Quand il est revenu à Philadelphia avec le garçon, il a trouvé la mère
attendre chez lui, dans un état d'inquiétude intense. La réunion entre
la mère et fils étaient joyeux en effet; et Wagelma les a faits tous riez par le sien
description animée de la rencontre de son ami avec les Français,
accompagné par une imitation vive de leurs gesticulations. Dans témoigner
le bonheur qu'il avait donné, leur bienfaiteur a trouvé plus que
compensation suffisante pour toutes les difficultés il avait rencontré.
JAMES POOVEY.
L'esclavage eu été aboli par une gradation dans Pennsylvanie,
il y avait beaucoup d'individus qui encore sont restés dans esclavage à la période
de que j'écris. Parmi eux James Poovey était, travaillez comme un esclave à un forgeron dans
Pennsylvanie. Il avait appris le commerce de son maître, et être un athlétique
équipez, était très précieux. Pendant plusieurs hivers, il a assisté à un soir
école pour l'instruction libre de gens colorés. Il a fait très lentement
progressez dans apprendre, mais au moyen d'industrie ininterrompue et
application, il était capable d'accomplir le désir de son coeur enfin,
lequel était lire le Nouveau Testament pour lui-même.
Le fait qu'hommes colorés nés quelques années plus tard que lui-même soit libre,
par l'acte d'émancipation graduelle, pendant qu'il a été contraint pour rester dans
esclavage, avait longtemps été une source de malaise; et augmentation de connaissance
par aucuns moyens son contentement a augmenté.
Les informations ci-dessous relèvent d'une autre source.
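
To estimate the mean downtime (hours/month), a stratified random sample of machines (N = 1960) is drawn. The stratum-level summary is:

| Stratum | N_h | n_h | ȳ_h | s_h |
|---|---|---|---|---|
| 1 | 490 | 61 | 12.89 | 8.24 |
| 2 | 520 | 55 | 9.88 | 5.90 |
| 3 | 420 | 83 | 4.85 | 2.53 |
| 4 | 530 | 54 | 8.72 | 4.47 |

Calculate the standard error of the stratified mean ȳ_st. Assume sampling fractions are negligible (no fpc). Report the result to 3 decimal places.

SE(ȳ_st) ≈ 0.380

V̂(ȳ_st) = Σ W_h² s_h²/n_h, with W_h = N_h/N and N = 1960:
  stratum 1: (490/1960)²·8.24²/61 = 0.0695672
  stratum 2: (520/1960)²·5.90²/55 = 0.0445488
  stratum 3: (420/1960)²·2.53²/83 = 0.00354119
  stratum 4: (530/1960)²·4.47²/54 = 0.0270558
V̂(ȳ_st) = 0.144713
SE(ȳ_st) = √0.144713 = 0.380412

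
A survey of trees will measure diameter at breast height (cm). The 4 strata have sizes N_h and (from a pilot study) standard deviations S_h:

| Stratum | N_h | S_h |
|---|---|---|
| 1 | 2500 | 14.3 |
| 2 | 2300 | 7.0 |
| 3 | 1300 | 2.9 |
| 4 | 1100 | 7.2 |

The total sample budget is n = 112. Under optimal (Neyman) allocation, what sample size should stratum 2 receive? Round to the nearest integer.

28

Neyman allocation: n_h = n · N_h S_h / Σ N_i S_i, with n = 112.
  stratum 1: N_h·S_h = 2500·14.3 = 35750.00
  stratum 2: N_h·S_h = 2300·7.0 = 16100.00
  stratum 3: N_h·S_h = 1300·2.9 = 3770.00
  stratum 4: N_h·S_h = 1100·7.2 = 7920.00
Σ N_h S_h = 63540.00
n for stratum 2 = 112·16100.00/63540.00 = 28.379 → 28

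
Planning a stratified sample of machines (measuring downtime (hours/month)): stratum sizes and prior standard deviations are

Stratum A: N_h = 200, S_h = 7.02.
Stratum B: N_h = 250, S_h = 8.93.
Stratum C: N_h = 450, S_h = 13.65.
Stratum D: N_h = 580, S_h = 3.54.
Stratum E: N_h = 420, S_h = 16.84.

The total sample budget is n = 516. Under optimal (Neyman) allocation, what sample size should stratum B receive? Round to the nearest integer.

Neyman allocation: n_h = n · N_h S_h / Σ N_i S_i, with n = 516.
  stratum A: N_h·S_h = 200·7.02 = 1404.00
  stratum B: N_h·S_h = 250·8.93 = 2232.50
  stratum C: N_h·S_h = 450·13.65 = 6142.50
  stratum D: N_h·S_h = 580·3.54 = 2053.20
  stratum E: N_h·S_h = 420·16.84 = 7072.80
Σ N_h S_h = 18905.00
n for stratum B = 516·2232.50/18905.00 = 60.935 → 61

61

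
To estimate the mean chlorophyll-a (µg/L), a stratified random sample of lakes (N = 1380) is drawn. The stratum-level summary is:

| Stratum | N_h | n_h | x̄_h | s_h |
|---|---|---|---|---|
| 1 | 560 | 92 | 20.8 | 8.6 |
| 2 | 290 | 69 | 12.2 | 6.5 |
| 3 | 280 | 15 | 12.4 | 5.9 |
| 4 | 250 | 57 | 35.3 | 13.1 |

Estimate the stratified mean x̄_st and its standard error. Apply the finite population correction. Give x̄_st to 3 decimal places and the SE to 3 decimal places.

x̄_st ≈ 19.915, SE ≈ 0.546

x̄_st = Σ W_h x̄_h = (560·20.8 + 290·12.2 + 280·12.4 + 250·35.3)/1380 = 19.91522
V̂(x̄_st) = Σ W_h² (1 − n_h/N_h) s_h²/n_h, with W_h = N_h/N and N = 1380:
  stratum 1: (560/1380)²·(1 − 92/560)·8.6²/92 = 0.110633
  stratum 2: (290/1380)²·(1 − 69/290)·6.5²/69 = 0.0206068
  stratum 3: (280/1380)²·(1 − 15/280)·5.9²/15 = 0.0904187
  stratum 4: (250/1380)²·(1 − 57/250)·13.1²/57 = 0.0762793
V̂(x̄_st) = 0.297938
SE(x̄_st) = √0.297938 = 0.545837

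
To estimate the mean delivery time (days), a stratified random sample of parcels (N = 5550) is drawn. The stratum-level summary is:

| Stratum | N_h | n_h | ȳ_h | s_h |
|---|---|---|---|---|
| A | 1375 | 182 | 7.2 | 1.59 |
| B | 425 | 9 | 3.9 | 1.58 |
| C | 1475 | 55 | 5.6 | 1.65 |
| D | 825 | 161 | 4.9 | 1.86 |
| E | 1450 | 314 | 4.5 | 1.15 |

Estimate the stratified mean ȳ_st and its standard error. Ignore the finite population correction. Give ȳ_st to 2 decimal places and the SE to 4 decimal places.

ȳ_st ≈ 5.47, SE ≈ 0.0821

ȳ_st = Σ W_h ȳ_h = (1375·7.2 + 425·3.9 + 1475·5.6 + 825·4.9 + 1450·4.5)/5550 = 5.47477
V̂(ȳ_st) = Σ W_h² s_h²/n_h, with W_h = N_h/N and N = 5550:
  stratum A: (1375/5550)²·1.59²/182 = 0.000852594
  stratum B: (425/5550)²·1.58²/9 = 0.00162654
  stratum C: (1475/5550)²·1.65²/55 = 0.00349626
  stratum D: (825/5550)²·1.86²/161 = 0.000474812
  stratum E: (1450/5550)²·1.15²/314 = 0.000287486
V̂(ȳ_st) = 0.00673768
SE(ȳ_st) = √0.00673768 = 0.0820834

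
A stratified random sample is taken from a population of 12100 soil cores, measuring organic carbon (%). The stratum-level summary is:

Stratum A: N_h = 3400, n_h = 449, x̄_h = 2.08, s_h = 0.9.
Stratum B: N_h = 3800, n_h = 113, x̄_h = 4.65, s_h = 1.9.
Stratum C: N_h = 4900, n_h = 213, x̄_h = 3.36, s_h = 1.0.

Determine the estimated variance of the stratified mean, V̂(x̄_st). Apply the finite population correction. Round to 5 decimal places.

V̂(x̄_st) = Σ W_h² (1 − n_h/N_h) s_h²/n_h, with W_h = N_h/N and N = 12100:
  stratum A: (3400/12100)²·(1 − 449/3400)·0.9²/449 = 0.000123628
  stratum B: (3800/12100)²·(1 − 113/3800)·1.9²/113 = 0.00305714
  stratum C: (4900/12100)²·(1 − 213/4900)·1.0²/213 = 0.000736446
V̂(x̄_st) = 0.00391721

V̂(x̄_st) ≈ 0.00392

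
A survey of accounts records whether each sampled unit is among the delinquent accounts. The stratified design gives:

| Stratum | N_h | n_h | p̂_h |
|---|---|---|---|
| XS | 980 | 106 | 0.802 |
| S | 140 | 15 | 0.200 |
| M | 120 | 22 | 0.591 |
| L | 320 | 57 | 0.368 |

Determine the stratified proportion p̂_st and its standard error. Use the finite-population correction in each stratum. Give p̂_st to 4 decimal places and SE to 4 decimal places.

N = 1560; stratum weights W_h = N_h/N.
p̂_st = Σ W_h p̂_h = (980·0.802 + 140·0.200 + 120·0.591 + 320·0.368)/1560 = 0.64272
V̂(p̂_st) = Σ W_h² (1 − n_h/N_h) p̂_h(1−p̂_h)/(n_h−1):
  stratum XS: (980/1560)²·(1 − 106/980)·0.802·0.198/105 = 0.000532278
  stratum S: (140/1560)²·(1 − 15/140)·0.200·0.800/14 = 8.21828e-05
  stratum M: (120/1560)²·(1 − 22/120)·0.591·0.409/21 = 5.56224e-05
  stratum L: (320/1560)²·(1 − 57/320)·0.368·0.632/56 = 0.000143626
V̂(p̂_st) = 0.000813709; SE = √V̂ = 0.0285256

p̂_st ≈ 0.6427, SE ≈ 0.0285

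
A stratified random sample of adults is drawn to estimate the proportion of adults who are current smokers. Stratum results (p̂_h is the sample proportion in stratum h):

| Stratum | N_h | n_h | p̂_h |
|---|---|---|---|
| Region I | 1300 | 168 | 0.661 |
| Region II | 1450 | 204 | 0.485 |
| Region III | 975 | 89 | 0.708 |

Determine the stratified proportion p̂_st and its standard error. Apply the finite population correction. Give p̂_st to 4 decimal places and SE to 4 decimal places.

N = 3725; stratum weights W_h = N_h/N.
p̂_st = Σ W_h p̂_h = (1300·0.661 + 1450·0.485 + 975·0.708)/3725 = 0.60479
V̂(p̂_st) = Σ W_h² (1 − n_h/N_h) p̂_h(1−p̂_h)/(n_h−1):
  stratum Region I: (1300/3725)²·(1 − 168/1300)·0.661·0.339/167 = 0.000142306
  stratum Region II: (1450/3725)²·(1 − 204/1450)·0.485·0.515/203 = 0.000160209
  stratum Region III: (975/3725)²·(1 − 89/975)·0.708·0.292/88 = 0.000146258
V̂(p̂_st) = 0.000448772; SE = √V̂ = 0.0211842

p̂_st ≈ 0.6048, SE ≈ 0.0212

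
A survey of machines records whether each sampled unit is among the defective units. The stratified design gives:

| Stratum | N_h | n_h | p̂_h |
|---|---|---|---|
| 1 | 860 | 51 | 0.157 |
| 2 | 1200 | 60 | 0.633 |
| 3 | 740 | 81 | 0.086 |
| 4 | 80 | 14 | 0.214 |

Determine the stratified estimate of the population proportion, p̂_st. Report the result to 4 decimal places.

p̂_st ≈ 0.3387

N = 2880; stratum weights W_h = N_h/N.
p̂_st = Σ W_h p̂_h = (860·0.157 + 1200·0.633 + 740·0.086 + 80·0.214)/2880 = 0.33867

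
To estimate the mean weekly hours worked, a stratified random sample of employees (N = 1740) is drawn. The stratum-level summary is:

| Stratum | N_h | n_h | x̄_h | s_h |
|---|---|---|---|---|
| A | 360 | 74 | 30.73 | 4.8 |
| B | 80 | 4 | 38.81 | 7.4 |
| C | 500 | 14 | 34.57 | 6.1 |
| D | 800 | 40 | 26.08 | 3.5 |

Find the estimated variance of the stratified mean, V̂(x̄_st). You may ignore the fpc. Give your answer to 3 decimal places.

V̂(x̄_st) ≈ 0.326

V̂(x̄_st) = Σ W_h² s_h²/n_h, with W_h = N_h/N and N = 1740:
  stratum A: (360/1740)²·4.8²/74 = 0.0133278
  stratum B: (80/1740)²·7.4²/4 = 0.0289391
  stratum C: (500/1740)²·6.1²/14 = 0.219469
  stratum D: (800/1740)²·3.5²/40 = 0.0647377
V̂(x̄_st) = 0.326474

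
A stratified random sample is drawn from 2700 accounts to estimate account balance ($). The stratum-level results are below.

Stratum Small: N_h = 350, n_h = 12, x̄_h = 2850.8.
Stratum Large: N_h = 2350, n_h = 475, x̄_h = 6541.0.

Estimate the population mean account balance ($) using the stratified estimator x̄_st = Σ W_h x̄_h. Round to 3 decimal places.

N = Σ N_h = 2700. Stratum weights W_h = N_h/N.
x̄_st = (350·2850.8 + 2350·6541.0) / 2700 = 6062.64074

x̄_st ≈ 6062.641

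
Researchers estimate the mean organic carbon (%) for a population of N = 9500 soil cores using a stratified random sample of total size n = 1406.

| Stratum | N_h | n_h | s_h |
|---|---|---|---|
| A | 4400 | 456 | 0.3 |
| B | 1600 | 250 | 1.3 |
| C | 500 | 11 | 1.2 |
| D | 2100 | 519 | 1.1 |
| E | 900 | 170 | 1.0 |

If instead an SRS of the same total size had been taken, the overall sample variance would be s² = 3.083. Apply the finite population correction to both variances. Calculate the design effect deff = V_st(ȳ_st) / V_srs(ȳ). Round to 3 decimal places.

deff ≈ 0.366

V̂(ȳ_st) = Σ W_h² (1 − n_h/N_h) s_h²/n_h, with W_h = N_h/N and N = 9500:
  stratum A: (4400/9500)²·(1 − 456/4400)·0.3²/456 = 3.79507e-05
  stratum B: (1600/9500)²·(1 − 250/1600)·1.3²/250 = 0.000161791
  stratum C: (500/9500)²·(1 − 11/500)·1.2²/11 = 0.000354651
  stratum D: (2100/9500)²·(1 − 519/2100)·1.1²/519 = 8.57673e-05
  stratum E: (900/9500)²·(1 − 170/900)·1.0²/170 = 4.28222e-05
V_st = 0.000682982
V_srs = (1 − 1406/9500)·3.083/1406 = 0.00186822
deff = V_st / V_srs = 0.000682982/0.00186822 = 0.3656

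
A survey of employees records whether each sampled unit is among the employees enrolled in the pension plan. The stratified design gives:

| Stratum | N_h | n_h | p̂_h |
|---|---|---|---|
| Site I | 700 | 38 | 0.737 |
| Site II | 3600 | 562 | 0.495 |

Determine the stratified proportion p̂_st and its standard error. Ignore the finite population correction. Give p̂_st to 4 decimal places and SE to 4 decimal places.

N = 4300; stratum weights W_h = N_h/N.
p̂_st = Σ W_h p̂_h = (700·0.737 + 3600·0.495)/4300 = 0.53440
V̂(p̂_st) = Σ W_h² p̂_h(1−p̂_h)/(n_h−1):
  stratum Site I: (700/4300)²·0.737·0.263/37 = 0.000138829
  stratum Site II: (3600/4300)²·0.495·0.505/561 = 0.000312321
V̂(p̂_st) = 0.000451151; SE = √V̂ = 0.0212403

p̂_st ≈ 0.5344, SE ≈ 0.0212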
Étant venu à la conclusion
cet esclavage était complètement injuste, il a décidé de ne pas soumettre à lui en
plus longtemps. Dans l'année 1802, quand il était approximativement trente-trois années d'âge,
il a pris l'occasion pour informer son maître qu'il pourrait lire le Nouveau
Testament. Quand il a observé qu'il était heureux de l'entendre, James a répondu,
"Mais au cours de ma lecture j'ai découvert que ce serait un
péchez pour moi pour vous faire office d'un esclave tout plus long."